La bulle immobilière espagnole se fait de son côté plus noire. Le taux de défaut des remboursements des crédits hypothécaires monte lentement mais sûrement. Selon la Banque d’Espagne, le montant des créances douteuses a dépassé 102 milliards d’euros, soit 5,61% du total des créances inscrites dans les livres des banques. Par quel artifice pourrait-il être donné un coup d’arrêt à cette progression, étant donné la situation économique actuelle et le contexte européen qui se profile  ?

Le gouvernement irlandais s’efforce de son côté de réunir un consensus politique autour d’un « plan de redressement » qui maintient la perspective de ramener le déficit à 3% du PIB en 2014. Un « immense défi » selon ses propres dires, car il a du réduire les prévisions de rentrées fiscales pour tenir compte d’une croissance inférieure à celle sur laquelle il escomptait, impliquant de nouvelles coupes claires budgétaires.
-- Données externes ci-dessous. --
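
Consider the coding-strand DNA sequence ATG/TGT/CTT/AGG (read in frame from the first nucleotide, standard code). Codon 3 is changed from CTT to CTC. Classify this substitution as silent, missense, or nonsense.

Position 9 falls in codon 3: CTT → Leu.
After the substitution the codon is CTC → Leu.
Both encode Leu, so the change is synonymous.

silent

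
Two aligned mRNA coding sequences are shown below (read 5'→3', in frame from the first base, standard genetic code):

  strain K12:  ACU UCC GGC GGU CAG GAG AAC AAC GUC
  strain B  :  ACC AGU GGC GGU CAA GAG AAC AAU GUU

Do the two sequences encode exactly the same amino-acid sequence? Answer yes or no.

yes

Codon 1: ACU Thr / ACC Thr — synonymous.
Codon 2: UCC Ser / AGU Ser — synonymous.
Codon 3: GGC Gly / GGC Gly — identical.
Codon 4: GGU Gly / GGU Gly — identical.
Codon 5: CAG Gln / CAA Gln — synonymous.
Codon 6: GAG Glu / GAG Glu — identical.
Codon 7: AAC Asn / AAC Asn — identical.
Codon 8: AAC Asn / AAU Asn — synonymous.
Codon 9: GUC Val / GUU Val — synonymous.
Nonsynonymous differences: 0 → same protein.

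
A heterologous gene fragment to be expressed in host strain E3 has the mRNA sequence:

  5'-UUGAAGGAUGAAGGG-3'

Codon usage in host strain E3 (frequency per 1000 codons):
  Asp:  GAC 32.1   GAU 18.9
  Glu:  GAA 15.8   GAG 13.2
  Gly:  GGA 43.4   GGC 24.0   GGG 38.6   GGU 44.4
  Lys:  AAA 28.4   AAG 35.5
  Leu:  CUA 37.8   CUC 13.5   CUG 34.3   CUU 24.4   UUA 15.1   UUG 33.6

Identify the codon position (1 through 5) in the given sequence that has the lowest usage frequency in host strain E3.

Codon 1 UUG (Leu): 33.6 per 1000.
Codon 2 AAG (Lys): 35.5 per 1000.
Codon 3 GAU (Asp): 18.9 per 1000.
Codon 4 GAA (Glu): 15.8 per 1000.
Codon 5 GGG (Gly): 38.6 per 1000.
Lowest frequency is 15.8 at codon 4.

4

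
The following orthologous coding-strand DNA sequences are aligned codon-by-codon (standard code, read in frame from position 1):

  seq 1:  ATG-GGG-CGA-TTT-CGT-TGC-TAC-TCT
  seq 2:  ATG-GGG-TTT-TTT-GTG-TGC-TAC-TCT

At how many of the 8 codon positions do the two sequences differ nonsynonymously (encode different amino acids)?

2

Codon 1: ATG Met / ATG Met — identical.
Codon 2: GGG Gly / GGG Gly — identical.
Codon 3: CGA Arg / TTT Phe — nonsynonymous.
Codon 4: TTT Phe / TTT Phe — identical.
Codon 5: CGT Arg / GTG Val — nonsynonymous.
Codon 6: TGC Cys / TGC Cys — identical.
Codon 7: TAC Tyr / TAC Tyr — identical.
Codon 8: TCT Ser / TCT Ser — identical.
Nonsynonymous differences: 2.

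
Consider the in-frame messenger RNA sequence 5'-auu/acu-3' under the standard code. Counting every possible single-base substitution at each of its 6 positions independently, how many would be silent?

Codon 1 (AUU, Ile): 2 synonymous substitutions.
Codon 2 (ACU, Thr): 3 synonymous substitutions.
Total: 2 + 3 = 5.

5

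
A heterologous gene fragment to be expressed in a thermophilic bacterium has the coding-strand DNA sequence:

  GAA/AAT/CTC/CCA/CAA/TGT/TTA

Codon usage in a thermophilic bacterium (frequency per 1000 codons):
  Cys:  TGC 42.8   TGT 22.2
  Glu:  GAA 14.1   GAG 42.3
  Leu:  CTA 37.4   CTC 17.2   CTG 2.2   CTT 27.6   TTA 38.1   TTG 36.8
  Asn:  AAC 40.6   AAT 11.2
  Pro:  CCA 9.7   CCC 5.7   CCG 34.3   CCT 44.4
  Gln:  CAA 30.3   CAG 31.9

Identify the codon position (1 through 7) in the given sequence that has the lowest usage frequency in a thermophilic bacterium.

4

Codon 1 GAA (Glu): 14.1 per 1000.
Codon 2 AAT (Asn): 11.2 per 1000.
Codon 3 CTC (Leu): 17.2 per 1000.
Codon 4 CCA (Pro): 9.7 per 1000.
Codon 5 CAA (Gln): 30.3 per 1000.
Codon 6 TGT (Cys): 22.2 per 1000.
Codon 7 TTA (Leu): 38.1 per 1000.
Lowest frequency is 9.7 at codon 4.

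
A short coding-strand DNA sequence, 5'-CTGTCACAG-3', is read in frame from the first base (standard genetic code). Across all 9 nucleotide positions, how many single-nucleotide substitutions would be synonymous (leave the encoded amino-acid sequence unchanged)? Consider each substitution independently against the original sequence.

8

Codon 1 (CTG, Leu): 4 synonymous substitutions.
Codon 2 (TCA, Ser): 3 synonymous substitutions.
Codon 3 (CAG, Gln): 1 synonymous substitution.
Total: 4 + 3 + 1 = 8.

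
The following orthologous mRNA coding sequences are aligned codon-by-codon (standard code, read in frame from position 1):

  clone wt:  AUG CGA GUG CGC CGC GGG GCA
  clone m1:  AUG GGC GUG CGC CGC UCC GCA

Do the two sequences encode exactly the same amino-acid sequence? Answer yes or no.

no

Codon 1: AUG Met / AUG Met — identical.
Codon 2: CGA Arg / GGC Gly — nonsynonymous.
Codon 3: GUG Val / GUG Val — identical.
Codon 4: CGC Arg / CGC Arg — identical.
Codon 5: CGC Arg / CGC Arg — identical.
Codon 6: GGG Gly / UCC Ser — nonsynonymous.
Codon 7: GCA Ala / GCA Ala — identical.
Nonsynonymous differences: 2 → different protein.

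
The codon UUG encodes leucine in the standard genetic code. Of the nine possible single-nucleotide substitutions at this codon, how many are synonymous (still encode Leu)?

2

Position 1: CUG → 1 synonymous.
Position 2: none → 0 synonymous.
Position 3: UUA → 1 synonymous.
Total: 1 + 0 + 1 = 2.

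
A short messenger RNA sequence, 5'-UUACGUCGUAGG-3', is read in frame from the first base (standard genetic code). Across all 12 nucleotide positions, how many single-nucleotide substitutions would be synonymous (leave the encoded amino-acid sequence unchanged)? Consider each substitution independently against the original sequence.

10

Codon 1 (UUA, Leu): 2 synonymous substitutions.
Codon 2 (CGU, Arg): 3 synonymous substitutions.
Codon 3 (CGU, Arg): 3 synonymous substitutions.
Codon 4 (AGG, Arg): 2 synonymous substitutions.
Total: 2 + 3 + 3 + 2 = 10.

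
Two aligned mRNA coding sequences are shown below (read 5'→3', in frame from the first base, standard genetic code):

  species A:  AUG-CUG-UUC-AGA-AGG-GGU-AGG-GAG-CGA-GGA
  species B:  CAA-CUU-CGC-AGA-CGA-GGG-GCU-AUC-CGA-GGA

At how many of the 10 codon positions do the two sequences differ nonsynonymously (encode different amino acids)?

Codon 1: AUG Met / CAA Gln — nonsynonymous.
Codon 2: CUG Leu / CUU Leu — synonymous.
Codon 3: UUC Phe / CGC Arg — nonsynonymous.
Codon 4: AGA Arg / AGA Arg — identical.
Codon 5: AGG Arg / CGA Arg — synonymous.
Codon 6: GGU Gly / GGG Gly — synonymous.
Codon 7: AGG Arg / GCU Ala — nonsynonymous.
Codon 8: GAG Glu / AUC Ile — nonsynonymous.
Codon 9: CGA Arg / CGA Arg — identical.
Codon 10: GGA Gly / GGA Gly — identical.
Nonsynonymous differences: 4.

4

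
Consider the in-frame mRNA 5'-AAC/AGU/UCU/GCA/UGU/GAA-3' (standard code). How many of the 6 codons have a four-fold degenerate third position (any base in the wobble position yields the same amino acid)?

2

Codon 1 AAC (Asn): third position 2-fold.
Codon 2 AGU (Ser): third position 2-fold.
Codon 3 UCU (Ser): third position 4-fold.
Codon 4 GCA (Ala): third position 4-fold.
Codon 5 UGU (Cys): third position 2-fold.
Codon 6 GAA (Glu): third position 2-fold.
Four-fold degenerate third positions: 2.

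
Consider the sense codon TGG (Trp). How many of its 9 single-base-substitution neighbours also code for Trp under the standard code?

Position 1: none → 0 synonymous.
Position 2: none → 0 synonymous.
Position 3: none → 0 synonymous.
Total: 0 + 0 + 0 = 0.

0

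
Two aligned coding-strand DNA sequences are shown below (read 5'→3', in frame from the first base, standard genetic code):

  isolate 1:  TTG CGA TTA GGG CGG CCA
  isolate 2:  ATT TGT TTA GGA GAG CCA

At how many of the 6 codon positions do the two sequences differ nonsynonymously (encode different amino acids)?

3

Codon 1: TTG Leu / ATT Ile — nonsynonymous.
Codon 2: CGA Arg / TGT Cys — nonsynonymous.
Codon 3: TTA Leu / TTA Leu — identical.
Codon 4: GGG Gly / GGA Gly — synonymous.
Codon 5: CGG Arg / GAG Glu — nonsynonymous.
Codon 6: CCA Pro / CCA Pro — identical.
Nonsynonymous differences: 3.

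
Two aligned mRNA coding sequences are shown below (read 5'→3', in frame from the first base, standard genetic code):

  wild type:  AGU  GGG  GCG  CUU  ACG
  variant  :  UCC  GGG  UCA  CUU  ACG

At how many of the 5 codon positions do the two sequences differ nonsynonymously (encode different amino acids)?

1

Codon 1: AGU Ser / UCC Ser — synonymous.
Codon 2: GGG Gly / GGG Gly — identical.
Codon 3: GCG Ala / UCA Ser — nonsynonymous.
Codon 4: CUU Leu / CUU Leu — identical.
Codon 5: ACG Thr / ACG Thr — identical.
Nonsynonymous differences: 1.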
C’est le schéma qui va se reproduire en Europe. Olli Rehn, commissaire aux affaires économiques, vient de déclarer pour le confirmer que la Grèce pourrait devoir prendre de nouvelles mesures d’austérité budgétaire.

En se dirigeant résolument dans deux directions opposées, les Américains et les Européens peuvent-ils prétendre faire face aux exigences de la situation ? Rien n’est moins probable. Chacun à leur manière, ils s’enfoncent. N’ayant ni l’intention ni la force de procéder à des remises en question qui les dépassent.
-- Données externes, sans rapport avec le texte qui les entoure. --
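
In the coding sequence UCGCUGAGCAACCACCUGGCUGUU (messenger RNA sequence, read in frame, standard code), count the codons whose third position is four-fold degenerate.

Codon 1 UCG (Ser): third position 4-fold.
Codon 2 CUG (Leu): third position 4-fold.
Codon 3 AGC (Ser): third position 2-fold.
Codon 4 AAC (Asn): third position 2-fold.
Codon 5 CAC (His): third position 2-fold.
Codon 6 CUG (Leu): third position 4-fold.
Codon 7 GCU (Ala): third position 4-fold.
Codon 8 GUU (Val): third position 4-fold.
Four-fold degenerate third positions: 5.

5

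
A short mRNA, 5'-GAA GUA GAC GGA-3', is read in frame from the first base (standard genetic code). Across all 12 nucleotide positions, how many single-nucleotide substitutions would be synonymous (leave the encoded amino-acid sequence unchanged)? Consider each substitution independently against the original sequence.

8

Codon 1 (GAA, Glu): 1 synonymous substitution.
Codon 2 (GUA, Val): 3 synonymous substitutions.
Codon 3 (GAC, Asp): 1 synonymous substitution.
Codon 4 (GGA, Gly): 3 synonymous substitutions.
Total: 1 + 3 + 1 + 3 = 8.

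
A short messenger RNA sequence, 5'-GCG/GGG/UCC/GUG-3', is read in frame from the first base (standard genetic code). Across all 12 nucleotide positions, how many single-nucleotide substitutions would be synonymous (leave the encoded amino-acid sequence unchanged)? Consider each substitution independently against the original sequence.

12

Codon 1 (GCG, Ala): 3 synonymous substitutions.
Codon 2 (GGG, Gly): 3 synonymous substitutions.
Codon 3 (UCC, Ser): 3 synonymous substitutions.
Codon 4 (GUG, Val): 3 synonymous substitutions.
Total: 3 + 3 + 3 + 3 = 12.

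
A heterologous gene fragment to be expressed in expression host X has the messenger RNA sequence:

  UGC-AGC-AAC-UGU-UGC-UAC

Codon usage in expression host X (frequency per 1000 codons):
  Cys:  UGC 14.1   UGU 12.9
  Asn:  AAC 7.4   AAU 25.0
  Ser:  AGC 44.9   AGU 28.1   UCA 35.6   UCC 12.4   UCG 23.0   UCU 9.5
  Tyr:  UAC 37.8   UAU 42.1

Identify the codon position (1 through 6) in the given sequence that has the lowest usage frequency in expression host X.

Codon 1 UGC (Cys): 14.1 per 1000.
Codon 2 AGC (Ser): 44.9 per 1000.
Codon 3 AAC (Asn): 7.4 per 1000.
Codon 4 UGU (Cys): 12.9 per 1000.
Codon 5 UGC (Cys): 14.1 per 1000.
Codon 6 UAC (Tyr): 37.8 per 1000.
Lowest frequency is 7.4 at codon 3.

3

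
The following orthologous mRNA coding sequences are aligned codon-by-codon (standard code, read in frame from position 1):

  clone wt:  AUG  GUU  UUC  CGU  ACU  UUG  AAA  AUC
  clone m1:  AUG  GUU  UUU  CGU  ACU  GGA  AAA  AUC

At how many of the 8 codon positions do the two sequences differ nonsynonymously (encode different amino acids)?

Codon 1: AUG Met / AUG Met — identical.
Codon 2: GUU Val / GUU Val — identical.
Codon 3: UUC Phe / UUU Phe — synonymous.
Codon 4: CGU Arg / CGU Arg — identical.
Codon 5: ACU Thr / ACU Thr — identical.
Codon 6: UUG Leu / GGA Gly — nonsynonymous.
Codon 7: AAA Lys / AAA Lys — identical.
Codon 8: AUC Ile / AUC Ile — identical.
Nonsynonymous differences: 1.

1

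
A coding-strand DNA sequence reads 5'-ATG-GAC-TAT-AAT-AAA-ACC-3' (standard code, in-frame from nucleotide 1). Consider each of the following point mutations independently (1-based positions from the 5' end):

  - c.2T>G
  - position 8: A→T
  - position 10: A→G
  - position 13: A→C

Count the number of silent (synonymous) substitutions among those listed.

0

Codon 1: ATG (Met) → AGG (Arg) — missense.
Codon 3: TAT (Tyr) → TTT (Phe) — missense.
Codon 4: AAT (Asn) → GAT (Asp) — missense.
Codon 5: AAA (Lys) → CAA (Gln) — missense.
Synonymous: 0 of 4.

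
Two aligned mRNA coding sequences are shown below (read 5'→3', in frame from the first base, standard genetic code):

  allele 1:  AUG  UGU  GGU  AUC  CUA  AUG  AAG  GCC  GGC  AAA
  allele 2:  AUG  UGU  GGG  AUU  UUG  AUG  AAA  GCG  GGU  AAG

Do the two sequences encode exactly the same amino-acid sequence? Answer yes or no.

yes

Codon 1: AUG Met / AUG Met — identical.
Codon 2: UGU Cys / UGU Cys — identical.
Codon 3: GGU Gly / GGG Gly — synonymous.
Codon 4: AUC Ile / AUU Ile — synonymous.
Codon 5: CUA Leu / UUG Leu — synonymous.
Codon 6: AUG Met / AUG Met — identical.
Codon 7: AAG Lys / AAA Lys — synonymous.
Codon 8: GCC Ala / GCG Ala — synonymous.
Codon 9: GGC Gly / GGU Gly — synonymous.
Codon 10: AAA Lys / AAG Lys — synonymous.
Nonsynonymous differences: 0 → same protein.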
La guerre monétaire que les Américains se préparent à intensifier va encore compliquer les calculs. Même si, aux dernières nouvelles, la Fed pourrait limiter le volume de son nouveau programme de création monétaire afin de mieux tâter le terrain.

Afin de ne pas être suspecté de catastrophisme aggravé, laissons la parole à Dominique Strauss-Kahn, co-président de la réunion aux côtés de Zhou Xiaochuan, le gouverneur de la Banque populaire de Chine, de la rencontre de Shangai : « Il y a aujourd’hui le risque que le chœur de ceux qui étaient parvenus à dompter la crise financière se dissolve dans une cacophonie de voix discordantes, alors que des pays font de plus en plus cavalier seul ».